In 2011, Wishart founded The Metabolomics Innovation Centre (TMIC) and served as its first director (2011-2019). Wishart's laboratory within TMIC houses over $8 million in modern LC-MS, GC-MS and NMR equipment. His lab routinely processes more than 20,000 samples each year. Using this wide array of equipment, Wishart helped develop a number of quantitative metabolomics techniques for NMR and liquid chromatography mass spectrometry. Using these methods, Wishart and his team have conducted comprehensive, quantitative metabolome analyses of human serum, urine, saliva, cerebrospinal fluid and feces.

=== Computational biology and open science ===
Wishart has made all his lab's data resources, computer programs, algorithms and techniques publicly accessible. This open science/open access initiative has been aimed at providing tools and techniques to make biomolecular NMR, metabolomics, structural biology and a number of related techniques more accessible for all scientists. So far, this initiative has led Wishart's lab to develop and release more than 100 publicly accessible web servers and web-based databases, including Natural Products Magnetic resonance Database (NP-MRD) and Competitive Fragmentation Modeling for Metabolite Identification (CFM-ID).
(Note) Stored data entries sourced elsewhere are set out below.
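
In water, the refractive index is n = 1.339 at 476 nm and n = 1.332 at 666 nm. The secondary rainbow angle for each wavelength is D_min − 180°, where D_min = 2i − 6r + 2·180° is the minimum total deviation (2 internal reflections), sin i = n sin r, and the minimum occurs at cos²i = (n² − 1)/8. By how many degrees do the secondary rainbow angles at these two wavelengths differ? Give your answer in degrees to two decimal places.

1.82°

At 476 nm (n = 1.339): cos²i = 0.09912 → i = 71.650°, r = 45.141°, D_min = 232.451°, rainbow angle = 52.451°.
At 666 nm (n = 1.332): cos²i = 0.09678 → i = 71.875°, r = 45.520°, D_min = 230.628°, rainbow angle = 50.628°.
Angular width = |52.451° − 50.628°| = 1.823°.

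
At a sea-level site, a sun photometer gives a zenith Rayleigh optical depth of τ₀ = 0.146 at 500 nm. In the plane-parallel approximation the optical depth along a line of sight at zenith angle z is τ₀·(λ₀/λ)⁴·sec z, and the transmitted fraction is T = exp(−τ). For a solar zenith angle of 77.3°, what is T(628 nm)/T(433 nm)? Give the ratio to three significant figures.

Airmass: sec 77.3° = 4.5486.
τ(628 nm) = 0.146 × (500/628)⁴ × 4.5486 = 0.146 × 0.4018 × 4.5486 = 0.2669.
τ(433 nm) = 0.146 × (500/433)⁴ × 4.5486 = 0.146 × 1.7780 × 4.5486 = 1.1808.
T(628)/T(433) = exp(τ_B − τ_A) = exp(0.9139) = 2.4940.

2.49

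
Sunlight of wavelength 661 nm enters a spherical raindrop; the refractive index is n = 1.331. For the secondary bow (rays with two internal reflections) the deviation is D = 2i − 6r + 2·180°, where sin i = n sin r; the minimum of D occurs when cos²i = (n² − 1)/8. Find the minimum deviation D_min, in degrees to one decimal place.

cos²i = (1.77156 − 1)/8 = 0.09645; i = arccos(0.31056) = 71.907°.
sin r = sin 71.907°/1.331 = 0.71417; r = 45.575°.
D_min = 2·71.907° − 6·45.575° + 360° = 230.365°.

230.4°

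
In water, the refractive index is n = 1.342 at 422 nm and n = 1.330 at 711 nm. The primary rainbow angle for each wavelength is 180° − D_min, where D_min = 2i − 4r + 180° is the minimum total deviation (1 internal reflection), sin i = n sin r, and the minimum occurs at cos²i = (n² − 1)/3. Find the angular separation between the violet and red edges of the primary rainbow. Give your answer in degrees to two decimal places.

1.73°

At 422 nm (n = 1.342): cos²i = 0.26699 → i = 58.888°, r = 39.641°, D_min = 139.213°, rainbow angle = 40.787°.
At 711 nm (n = 1.330): cos²i = 0.25630 → i = 59.585°, r = 40.422°, D_min = 137.484°, rainbow angle = 42.516°.
Angular width = |40.787° − 42.516°| = 1.729°.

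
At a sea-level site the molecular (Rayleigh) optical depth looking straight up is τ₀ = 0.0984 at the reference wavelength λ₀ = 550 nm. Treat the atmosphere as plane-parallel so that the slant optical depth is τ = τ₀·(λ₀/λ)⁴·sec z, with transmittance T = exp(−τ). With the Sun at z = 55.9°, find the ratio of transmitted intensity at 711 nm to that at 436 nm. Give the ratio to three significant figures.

Airmass: sec 55.9° = 1.7837.
τ(711 nm) = 0.0984 × (550/711)⁴ × 1.7837 = 0.0984 × 0.3581 × 1.7837 = 0.0628.
τ(436 nm) = 0.0984 × (550/436)⁴ × 1.7837 = 0.0984 × 2.5322 × 1.7837 = 0.4444.
T(711)/T(436) = exp(τ_B − τ_A) = exp(0.3816) = 1.4646.

1.46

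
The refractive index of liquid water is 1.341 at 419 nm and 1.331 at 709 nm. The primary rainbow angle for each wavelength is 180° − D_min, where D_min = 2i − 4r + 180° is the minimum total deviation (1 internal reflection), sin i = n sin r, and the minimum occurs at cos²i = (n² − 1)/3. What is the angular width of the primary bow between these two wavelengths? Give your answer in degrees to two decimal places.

At 419 nm (n = 1.341): cos²i = 0.26609 → i = 58.946°, r = 39.705°, D_min = 139.071°, rainbow angle = 40.929°.
At 709 nm (n = 1.331): cos²i = 0.25719 → i = 59.527°, r = 40.356°, D_min = 137.630°, rainbow angle = 42.370°.
Angular width = |40.929° − 42.370°| = 1.441°.

1.44°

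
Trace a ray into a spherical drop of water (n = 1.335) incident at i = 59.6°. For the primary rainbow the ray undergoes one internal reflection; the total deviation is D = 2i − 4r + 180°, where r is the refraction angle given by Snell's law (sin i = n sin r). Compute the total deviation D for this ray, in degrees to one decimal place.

138.2°

sin r = sin 59.6° / 1.335 = 0.8625/1.335 = 0.6461; r = 40.25°.
D = 2·59.6° − 4·40.25° + 180° = 119.20° − 160.99° + 180° = 138.21°.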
To further his open-science efforts, Wishart co-founded several educational bioinformatics programs such as the Canadian Bioinformatics Workshops and has been actively involved in other international standardization and open-source initiatives to make computational biology resources more widely available and accessible.

== Awards and Honors ==

- Recipient of the 2025 Gerhard Herzberg Canada Gold Medal for Science and Engineering, Canada's highest award for science and engineering, recognizing his pioneering contributions to metabolomics, bioinformatics, precision medicine, and health data science
- Recipient of the 2025 University Cup, the highest honor awarded to academic staff at the University of Alberta
- Recipient of the 2025 ASTech Award for Artificial Intelligence, Machine Learning and Quantum Computing
- Recipient of the 2026 Governor General's Innovation Award for pioneering and defining the field of metabolomics and for developing foundational databases including HMDB, DrugBank and FooDB
- Recipient of the 2024 Brockhouse Canada Prize for Interdisciplinary Research in Science and Engineering (Wishart & Greiner) from the Natural Sciences and Engineering Research Council of Canada, recognizing outstanding achievements arising from interdisciplinary collaboration
- Recipient in 2023 of a Canada Research Chair Tier 1 in Metabolomics and Precision Medicine
- Appointed in 2018 as a Distinguished University Professor in both the Department of Biological Sciences and the Department of Computing Science
- Elected in 2017 a Fellow of the Royal Society of Canada
- From 2014-2025, consistently ranked among the Top 200 Most Influential Researchers for Biological Sciences/Biochemistry by the Thomson Reuters/Clarivate Analytics
- In 2014, awarded Lifetime Honorary Fellow of the International Metabolomics Society

== Personal life ==
Wishart is married to Debby Waldman, a freelance writer and editor from Utica, New York. He has two children: Elizabeth, an epidemiologist; and Noah, a civil engineer. They all live and work in Edmonton, Alberta.